Already, some Americans are beginning to push back on the restrictions, such as by holding social gatherings. A Louisiana pastor continues to defy Louisiana’s ban on gatherings of more than 50 by busing in attendees from five different parishes (counties) for Sunday services with what he claims are up to 1,000 people.
In Texas, public officials have begun to complain openly about the restrictions.
“My message is: Let’s get back to work. Let’s get back to living,” Lt. Gov. Dan Patrick told Fox News in an interview Monday. “Let’s be smart about it … but don’t sacrifice the country. Don’t do that. Don’t sacrifice the American dream.”
In Harris County, home to Houston, Republican state Sen. Paul Bettencourt warned that a stay-at-home order restricting business would be “economically calamitous.”
There’s no real precedent for the economic threat now facing the U.S. The Spanish flu of 1918 occurred in a far different context. The country was coming off a war footing. Restrictions were limited to certain cities.
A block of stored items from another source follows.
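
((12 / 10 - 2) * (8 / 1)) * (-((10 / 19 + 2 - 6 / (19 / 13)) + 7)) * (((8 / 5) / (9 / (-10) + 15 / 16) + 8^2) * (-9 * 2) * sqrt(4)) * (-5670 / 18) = 797368320 / 19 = 41966753.68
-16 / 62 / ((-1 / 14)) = 112 / 31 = 3.61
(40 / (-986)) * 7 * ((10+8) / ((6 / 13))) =-11.08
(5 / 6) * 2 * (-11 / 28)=-55 / 84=-0.65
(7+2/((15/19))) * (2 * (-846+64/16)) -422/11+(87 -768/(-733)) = -1935658111/120945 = -16004.45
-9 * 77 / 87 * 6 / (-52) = 693 / 754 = 0.92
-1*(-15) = 15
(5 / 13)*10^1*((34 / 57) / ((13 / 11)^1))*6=37400 / 3211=11.65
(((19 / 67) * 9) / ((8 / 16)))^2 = 116964 / 4489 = 26.06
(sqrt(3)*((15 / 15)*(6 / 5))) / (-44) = -3*sqrt(3) / 110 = -0.05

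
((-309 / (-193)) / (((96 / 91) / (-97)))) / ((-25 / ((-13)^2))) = 153651589 / 154400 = 995.15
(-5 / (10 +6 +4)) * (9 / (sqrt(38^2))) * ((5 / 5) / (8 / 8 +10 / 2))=-3 / 304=-0.01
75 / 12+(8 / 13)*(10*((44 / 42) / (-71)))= 477535 / 77532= 6.16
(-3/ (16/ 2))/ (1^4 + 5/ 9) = -27/ 112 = -0.24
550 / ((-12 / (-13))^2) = 645.49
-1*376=-376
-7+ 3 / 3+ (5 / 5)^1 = -5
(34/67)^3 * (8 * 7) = 7.32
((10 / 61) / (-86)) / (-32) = 5 / 83936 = 0.00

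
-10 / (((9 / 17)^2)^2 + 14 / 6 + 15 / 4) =-2004504 / 1235153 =-1.62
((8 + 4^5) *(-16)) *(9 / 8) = -18576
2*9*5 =90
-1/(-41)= 1/41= 0.02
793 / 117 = 61 / 9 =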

Even comparisons to sudden recent economic disasters like 9/11 and the 2008 financial crisis are off base, says Jonathan Bydlak, director of the Fiscal and Budget Policy Project at the R Street Institute, a free-market think tank in Washington. “We’re dealing with a very unique situation, and there’s not a whole lot in economics books that teach you how to deal with these situations.”
Dangers in reopening too quickly
Nevertheless, many economists continue to stress the importance of taming the virus first before tackling the economy.
“I think the first order of business will be to get the spread of the virus under control, and then resume economic activity,” Federal Reserve Chairman Jerome Powell told NBC’s “Today” show Thursday.
While not opposing that sequence, two high-profile economists called on Monday for a timetable to avoid letting the economy die of neglect.
A quarter of all workers should be back on their jobs within two months, and 75% of workers within four months, wrote Nobel Prize winner Paul Romer and Alan Garber, a physician and economist at Harvard University, in a New York Times opinion column. The return to work would be coupled with ramped-up testing and widespread use of protective gear by workers, which they said should limit the spread of the virus.
Still, even from a strictly economic point of view, trying to reopen the economy before virus cases have spiked could lead to a longer disruption.
“We’re not anywhere near a flattening of the curve” of infection, says Joe Brusuelas, chief economist of RSM US LLP, part of a global network of independent audit, tax, and consulting firms. “Should we move prematurely, it could risk the general spread of the disease that would require subsequent shutdowns.”
Editor’s note: This story has been updated to reflect the number of cases in the United States surpassing all other nations.